Parce que son objet même n'a pas changé - obtenir la confiance de jeunes méfiants à l'égard des autorités -, la référence à des paradigmes communs continuera à être utile pour les opérateurs. Mais elle ne servira plus - elle ne sert déjà plus - de protection dans les négociations territoriales. Les éducateurs devront trouver dans leur activité concrète - ils le doivent déjà - les éléments de leur légitimité sur lesquels ils engageront leur responsabilité et leur crédibilité.
Il faut désormais mettre en marche les processus de construction de repères qui leur seront utiles dans leur territoire sans se laisser coincer par l'héritage.

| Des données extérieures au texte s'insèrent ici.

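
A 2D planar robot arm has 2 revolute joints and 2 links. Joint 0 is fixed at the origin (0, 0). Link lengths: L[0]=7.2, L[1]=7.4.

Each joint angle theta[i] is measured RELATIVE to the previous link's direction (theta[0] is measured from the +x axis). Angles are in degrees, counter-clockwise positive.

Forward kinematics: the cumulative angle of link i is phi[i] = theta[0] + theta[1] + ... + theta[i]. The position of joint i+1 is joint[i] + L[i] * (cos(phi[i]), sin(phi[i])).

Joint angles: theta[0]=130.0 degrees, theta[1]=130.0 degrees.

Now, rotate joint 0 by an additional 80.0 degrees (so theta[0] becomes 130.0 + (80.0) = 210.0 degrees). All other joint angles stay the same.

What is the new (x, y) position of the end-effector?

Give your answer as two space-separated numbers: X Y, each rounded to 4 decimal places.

Answer: 0.7183 -6.1309

Derivation:
joint[0] = (0.0000, 0.0000)  (base)
link 0: phi[0] = 210 = 210 deg
  cos(210 deg) = -0.8660, sin(210 deg) = -0.5000
  joint[1] = (0.0000, 0.0000) + 7.2 * (-0.8660, -0.5000) = (0.0000 + -6.2354, 0.0000 + -3.6000) = (-6.2354, -3.6000)
link 1: phi[1] = 210 + 130 = 340 deg
  cos(340 deg) = 0.9397, sin(340 deg) = -0.3420
  joint[2] = (-6.2354, -3.6000) + 7.4 * (0.9397, -0.3420) = (-6.2354 + 6.9537, -3.6000 + -2.5309) = (0.7183, -6.1309)
End effector: (0.7183, -6.1309)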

Celui-ci ne doit pas être un carcan, mais un point d'appui pour aborder ce qu'on ne connaît pas encore, une “culture” faite pour “rester quand tout le reste sera oublié”. Et même si la transgression est à l'œuvre dans le processus de transmission, il va falloir faire confiance à ce qui advient. »
Gilbert Berlioz Consultant : 17, chemin des Sources - 38240 Meylan - Tél.04 76 18 05 67 -gil
(1) Gilbert Berlioz travaille depuis 20 ans sur les processus de socialisation des jeunes en milieu urbain et sur l'évaluation des dispositifs qui leur sont dédiés. Ses recherches portent plus particulièrement sur l'articulation des politiques de prévention avec les autres politiques publiques : délinquance, sécurité, errance, éducation... Il est l'auteur de La prévention dans tous ses états. Histoire critique des éducateurs de rue - Ed. L'Harmattan, 2002 - Voir ASH n° 2296 du 31-01-03.
(2) Voir ASH n° 2282 du 25-10-02.
(3) On parle ici d'engagement politique, distinct de l'engagement financier qui reste stable pour la plupart des conseils généraux.